まず、生産面では、有機農業は、病害虫の異常発生による収量の減少などのリスクがあることから、天敵を利用した害虫防除などの新たな技術開発をはじめ、先進事例の活用や農林事務所における相談活動など、技術的な指導・支援に努めてまいります。

また、消費の面では、地産・地消の取組の中で、有機農業の生産者と消費者の交流会や学校における食育との連携、有機JAS等の適正表示の普及などを通じ、有機農業で生産された農産物の需要拡大にも取り組むこととしています。

私は、今後とも、有機農業生産者で組織する団体や市町・JA等と連携しながら、食の安心・安全への県民・消費者のニーズを踏まえ、有機農業の推進に努めてまいります。

その他の御質問につきましては、関係参与員よりお答え申し上げます。

平成29年2月定例県議会【1.有機農業の位置づけ】

そこでお尋ねの第一です。私は、有機農業を、本県の農業の柱の一つに位置づけ、その推進を図るべきだと考えますが、ご所見をお伺いいたします。また、そのための具体的措置として、農林水産部農業振興課に有機農業担当を置く、県農林総合技術センターに有機農業普及課を設ける、県立農業大学校に有機農業専攻科を設ける等のことを検討すべきと考えますが、併せご所見をお伺いいたします。

【回答】

有機農業について、数点のお尋ねにお答えします。

まず、県立農業大学校への有機農業専攻科設置等についてです。

お示しの各機関の現状については、

①まず、農林水産部農業振興課では、農薬の適正な使用など多岐にわたる複数の業務を担当する中で、有機農業の業務を担当しています。

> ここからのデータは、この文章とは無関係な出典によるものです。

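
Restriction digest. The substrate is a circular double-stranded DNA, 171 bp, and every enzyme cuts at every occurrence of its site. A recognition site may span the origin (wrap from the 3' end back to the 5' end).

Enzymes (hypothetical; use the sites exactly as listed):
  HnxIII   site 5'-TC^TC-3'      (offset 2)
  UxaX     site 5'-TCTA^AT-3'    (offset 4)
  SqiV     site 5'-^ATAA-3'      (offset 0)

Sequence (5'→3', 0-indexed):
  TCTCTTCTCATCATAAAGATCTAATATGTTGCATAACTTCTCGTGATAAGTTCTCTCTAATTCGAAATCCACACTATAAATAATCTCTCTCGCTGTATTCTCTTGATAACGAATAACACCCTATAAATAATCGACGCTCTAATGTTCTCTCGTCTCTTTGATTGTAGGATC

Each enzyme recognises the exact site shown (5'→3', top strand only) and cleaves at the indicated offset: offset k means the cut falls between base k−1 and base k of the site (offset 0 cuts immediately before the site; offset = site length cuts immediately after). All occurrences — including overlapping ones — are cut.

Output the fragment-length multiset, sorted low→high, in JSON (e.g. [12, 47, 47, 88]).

[2,2,2,2,2,4,4,4,5,5,5,5,5,6,6,7,8,8,9,10,11,11,15,16,17]

Site scan:
  HnxIII TCTC/2: at [0, 5, 38, 51, 53, 83, 85, 87, 98, 145, 147, 152, 169] ⇒ [0, 2, 7, 40, 53, 55, 85, 87, 89, 100, 147, 149, 154]
  UxaX TCTAAT/4: at [19, 55, 137] ⇒ [23, 59, 141]
  SqiV ATAA/0: at [12, 32, 45, 75, 79, 105, 112, 122, 126] ⇒ [12, 32, 45, 75, 79, 105, 112, 122, 126]

All cut coordinates (distinct, sorted): [0, 2, 7, 12, 23, 32, 40, 45, 53, 55, 59, 75, 79, 85, 87, 89, 100, 105, 112, 122, 126, 141, 147, 149, 154]

Fragment lengths:
  0→2: 2 bp
  2→7: 5 bp
  7→12: 5 bp
  12→23: 11 bp
  23→32: 9 bp
  32→40: 8 bp
  40→45: 5 bp
  45→53: 8 bp
  53→55: 2 bp
  55→59: 4 bp
  59→75: 16 bp
  75→79: 4 bp
  79→85: 6 bp
  85→87: 2 bp
  87→89: 2 bp
  89→100: 11 bp
  100→105: 5 bp
  105→112: 7 bp
  112→122: 10 bp
  122→126: 4 bp
  126→141: 15 bp
  141→147: 6 bp
  147→149: 2 bp
  149→154: 5 bp
  154→0 (wrap): 171-154+0 = 17 bp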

②次に、農林総合技術センターでは、複数の研究室が連携して、有機農業を含む農業生産や化学農薬・化学肥料の低減技術など多岐にわたる研究に従事しています。

③次に、県立農業大学校では、学生や研修生に有機農業を含めて、生産から販売流通まで多岐にわたる知識・技術を学修させているところです。

今後の本県農業における有機農業の重要性については、十分に認識していますが、本県の農業全体に占める有機農業のウエイトを考慮し、また、生産面積が着実に拡大しておりますことから、当面は、現行体制を維持しつつ、今後の振興拡大に向けた取組をしっかりと進めてまいりたいと考えています。